Écoutez aussi les païens. Caton disait : « Le pire souverain est celui qui ne peut se gouverner lui-même. » Et Agésilas se glorifiait de ce que nul ne le surpassait au travail, et qu'il se commandait à lui-même plus qu'à ses sujets. Chaque fois qu'il voulait que quelque chose fût fait rapidement par ses soldats, il était le premier à le faire lui-même à la vue de tous. Le même Agésilas, apprenant que les gens de Thasos lui avaient décrété des temples et des honneurs divins en raison des bienfaits qu'il leur avait rendus, demanda à leurs ambassadeurs si leur cité avait le pouvoir de changer les hommes en dieux ; comme ils l'affirmaient : « Allons, dit-il, faites-vous d'abord dieux vous-mêmes ; quand ce sera fait, je croirai que vous pouvez me changer moi aussi en dieu. » En mourant, il ordonna que l'on ne fît aucune image ni monument de lui : « Car si quelque chose, disait-il, a été bien fait par moi, ce sera mon monument ; sinon, toutes les statues du monde, qui sont les œuvres d'hommes sans noblesse, ne me gagneront pas un nom. » Ainsi Plutarque dans les Apophtegmes laconiens.

Sénèque dit magnifiquement, Tragédie 2 : Ce ne sont pas les richesses qui font le roi, ni la couleur des robes de Tyr : roi est celui qui a déposé les craintes et les maux d'un cœur farouche. Que nulle ambition effrénée et la faveur jamais stable d'une foule inconsidérée ne sauraient ébranler : qui, placé en un lieu sûr, voit toutes choses au-dessous de lui. Et Horace, Ode 2, livre II : Tu régneras plus largement en domptant un esprit avide, que si tu joignais la Libye à la lointaine Cadix, et que les deux Carthaginois servaient un seul maître.

« Un bon et saint prince est l'image de Dieu, la ressemblance vivante de Dieu sur la terre », dit Ménandre. Nerva fut un si bon prince qu'il disait n'avoir rien fait qui l'empêchât de vivre en sécurité comme simple particulier après avoir déposé le pouvoir, dit Dion. C'est pourquoi Solon disait : « Commande, lorsque d'abord tu auras appris à obéir. Car lorsque tu auras appris à être gouverné, tu sauras gouverner. » Agésilas, roi des Lacédémoniens, disait qu'il exerçait le commandement non pour lui-même, mais pour l'État et ses alliés et amis. Agathon disait : Qu'un prince se souvienne, premièrement, qu'il commande à des hommes ; deuxièmement, qu'il commande selon les lois ; troisièmement, qu'il ne commandera pas toujours.

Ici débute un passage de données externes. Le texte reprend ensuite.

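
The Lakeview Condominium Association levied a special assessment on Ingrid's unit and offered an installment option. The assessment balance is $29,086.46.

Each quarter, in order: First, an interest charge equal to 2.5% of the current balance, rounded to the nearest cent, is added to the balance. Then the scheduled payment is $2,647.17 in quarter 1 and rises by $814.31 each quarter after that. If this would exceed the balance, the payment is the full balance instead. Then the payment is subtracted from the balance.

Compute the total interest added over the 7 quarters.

$3,308.45

Quarter 1: opening $29,086.46; interest $727.16 → $29,813.62; payment $2,647.17; balance $27,166.45
Quarter 2: opening $27,166.45; interest $679.16 → $27,845.61; payment $3,461.48; balance $24,384.13
Quarter 3: opening $24,384.13; interest $609.60 → $24,993.73; payment $4,275.79; balance $20,717.94
Quarter 4: opening $20,717.94; interest $517.95 → $21,235.89; payment $5,090.10; balance $16,145.79
Quarter 5: opening $16,145.79; interest $403.64 → $16,549.43; payment $5,904.41; balance $10,645.02
Quarter 6: opening $10,645.02; interest $266.13 → $10,911.15; payment $6,718.72; balance $4,192.43
Quarter 7: opening $4,192.43; interest $104.81 → $4,297.24; payment $4,297.24; balance $0.00
Total interest: $727.16 + $679.16 + $609.60 + $517.95 + $403.64 + $266.13 + $104.81 = $3,308.45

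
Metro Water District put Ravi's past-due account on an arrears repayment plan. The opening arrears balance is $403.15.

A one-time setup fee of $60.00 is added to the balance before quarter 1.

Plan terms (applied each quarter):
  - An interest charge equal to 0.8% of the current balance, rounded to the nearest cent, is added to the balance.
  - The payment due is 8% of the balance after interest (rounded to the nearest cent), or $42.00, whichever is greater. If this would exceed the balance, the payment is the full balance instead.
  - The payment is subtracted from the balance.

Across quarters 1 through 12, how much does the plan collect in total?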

Cyrus estimait que nul n'était digne de commander, sinon celui qui était meilleur que ses sujets, dit Xénophon, livre VIII de la Cyropédie. Le même disait qu'un bon prince et magistrat est une loi qui voit : puisqu'il peut voir et punir celui qui néglige la loi. Que les princes notent ce mot de Sénèque, Tragédie 3 : « Celui qui veut être aimé, qu'il règne d'une main douce. » Et encore celui d'Ammien Marcellin, livre XXX : « Pour celui qui gouverne un empire, tout excès, comme des précipices escarpés, est à éviter. »

« Vespasien, dit Tacite, livre II, avait coutume de marcher énergiquement en tête de l'armée, de choisir l'emplacement des camps, de résister à l'ennemi jour et nuit par le conseil et, si la situation l'exigeait, par la force, mangeant ce qui se présentait, en vêtement et en apparence ne différant guère d'un simple soldat : bref, sans l'avarice, il eût été l'égal des généraux d'autrefois. »

« C'est le précepte des sages de l'Inde que plus un prince est élevé par nature, plus il doit se montrer bienveillant envers ceux qui sont au-dessous de lui, et qu'ainsi il sera très cher au peuple », dit Nicéphore Grégoras, livre VI de son Histoire.